Chicory can establish very quickly when soil temperatures are high and soil moisture is adequate. This makes chicory an excellent option to sow in the springtime. The tap root system can follow moisture through the profile during the establishment period resulting in chicory being anchored well and able to withstand the initial grazing pressure. Implement the pulling test to make sure that the chicory plants are established well enough to withstand grazing.
There are recommended grazing management practices for optimum chicory production and persistence – these differ from season to season and from autumn sowing v spring sowing. Do not graze below 5cm to protect the crowns of the chicory plants.

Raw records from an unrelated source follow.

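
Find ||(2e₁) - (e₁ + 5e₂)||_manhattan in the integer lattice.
6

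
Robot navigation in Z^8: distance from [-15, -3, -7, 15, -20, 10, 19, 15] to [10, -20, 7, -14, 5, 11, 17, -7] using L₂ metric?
55.3624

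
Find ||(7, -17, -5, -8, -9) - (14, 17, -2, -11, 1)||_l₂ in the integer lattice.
36.3731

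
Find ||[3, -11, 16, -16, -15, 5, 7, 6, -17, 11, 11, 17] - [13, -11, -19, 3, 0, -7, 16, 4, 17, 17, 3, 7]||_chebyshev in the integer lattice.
35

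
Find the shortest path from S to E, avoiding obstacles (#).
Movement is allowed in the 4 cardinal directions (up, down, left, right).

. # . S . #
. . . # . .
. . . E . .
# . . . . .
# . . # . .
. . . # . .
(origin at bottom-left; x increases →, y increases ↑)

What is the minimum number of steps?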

This will ensure that high levels of production are optimised as well as maintaining the stand for as long as possible. If grazing pressure is not managed correctly, then the quality of the chicory can also be affected with the plants looking to go reproductive and produce stem rather than more leaf. The leaf is highly digestible and is where the animals gain the benefits of grazing chicory while the stem is very low in digestibility and therefore less likely to be eaten by the grazing animal.
Chicory should ideally be rotationally grazed with a four-block grazing system. This should allow grazing for one week of each block with a three-week spell. Each block should be grazed no more than two weeks. During the cooler months extend the rest periods to produce enough feed for grazing. Avoid grazing during prolonged waterlogging in winter and early spring, as this can damage the base of the plant and reduce energy reserves.